J'ai fait des formations. Dr L. se débrouillait pour que tous les ans il y ait trois journées de formation internes à C.... C'était les équipes qui choisissaient le thème. A l'internat on avait un peu de la difficulté à y aller car on avait les enfants à garder. Les gens qui les avaient à la journée ne se sentant pas concernés ce jour là, on se relayait entre nous. J'ai fait une formation initiation et découverte de la musicothérapie, je n'ai pas pu appliquer où j'étais là bas mais bon, j'ai eu cette formation là.

Je n'ai jamais voulu rentrer, j'ai même pas, si j'ai mes trucs de l'école qui me restent mais je n'ai pas lu de livres, j'ai lu des romans pas des bouquins techniques. Plus pour rester, par ce que je pouvais connaître de l'enfance, par mon passé de travail avec l'enfance dite normale, ce qui s'est passé avec mes enfants à moi, trois garçons assez rapprochés donc quand je faisais les cours je faisais correspondre des choses et puis ce que je peux penser de la vie à un niveau personnel, un amalgame de tout ça pour vivre avec ces enfants là et je n'ai pas théorisé dessus, je n'ai pas amené de machins, de trucmuches. Pour moi l'autiste est un peu bloqué, et après il y a les comportements autistiques. Je vois plus l'autiste pur comme un gamin qui comprend tout ce que tu lui dis, qui a une évolution physique normale, qui s'habille, qui mange etc... mais qui est perturbé par des trucs comme les gamins qui s'automutilent, comme les deux enfants qui sont ici qui font des trucs de bave, de regard qui fuit après il y en a d'autres qui ont des comportements autistiques, ils sont en retrait par rapport aux autres, ils ne supportent pas qu'on les touche, mais le reste ils ne sont pas du tout autistes, un peu une grande valise. Moi c'est plus avec cette population là que je sens quelque chose passer pour travailler avec eux. Tu te demandes ce qui se passe, tu te demandes pourquoi, parce qu'il est comme les autres, normal, joli, il présente bien mais il est autiste. Et alors là le pourquoi, on peut s'en aller dans plein de directions, on ne sait pas si on aura raison et à quoi ça servira de toute façon. L'autisme c'est carré.

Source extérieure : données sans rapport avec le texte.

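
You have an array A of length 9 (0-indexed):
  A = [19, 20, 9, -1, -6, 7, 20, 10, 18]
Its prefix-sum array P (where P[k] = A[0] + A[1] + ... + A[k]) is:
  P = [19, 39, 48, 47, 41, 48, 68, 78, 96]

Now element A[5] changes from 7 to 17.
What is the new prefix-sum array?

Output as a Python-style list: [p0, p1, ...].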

Ce serait l'image que tu en aurais?

Ouais, ouais. Il peut aussi être pas très joli et à quinze ans avoir des couches, manger comme un porc. Ce n'est pas parce qu'il va savoir s'habiller, c'est un registre, tu sens qu'il a l'intelligence qu'il comprend tout ce qui se passe, qu'il est là et qu'il est pas là en même temps, il y en a un des gamins je n'ai jamais croisé son regard bleu presque transparent, tu le regardes tu ne le vois pas et il ne te voit pas, la voie d'accès directe au cerveau et à la personnalité tu ne l'as pas. Donc un jour il s'est fait mal, il saignait et là il est venu et vraiment il m'a regardé, c'était vraiment "au secours fais quelque chose" il y avait une marre de sang derrière, depuis ce jour nos regards se croisaient de temps en temps mais il n'était plus vide son regard, il y avait quelque chose qui s'était passé.

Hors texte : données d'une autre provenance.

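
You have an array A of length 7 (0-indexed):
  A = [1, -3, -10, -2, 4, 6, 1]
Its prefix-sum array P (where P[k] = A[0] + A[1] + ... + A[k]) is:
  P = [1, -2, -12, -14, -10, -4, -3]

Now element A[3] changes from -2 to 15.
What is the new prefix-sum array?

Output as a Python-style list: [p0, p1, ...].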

Ces enfants ont des comportements complètement différents suivants avec qui ils sont. Le gamin qui s'automutile il ne peut pas sortir, il ne supporte pas de sortir, le ciel lui tombe sur la tête. Il ne peut pas ou alors c'est avec ses couvertures, etc et quand le moniteur de sport l'emmène promener il sort sans rien, juste un manteau. Ils sortaient une demi heure donc c'est complexe comme histoire, tellement complexe que personne ne comprend rien. Il y en a qui aimeraient bien que ça passe pour un handicap, ça rassurait les familles et tout le monde tandis que là on sait vraiment pas d'où ça vient et à mon avis il faudrait réfléchir beaucoup plus loin.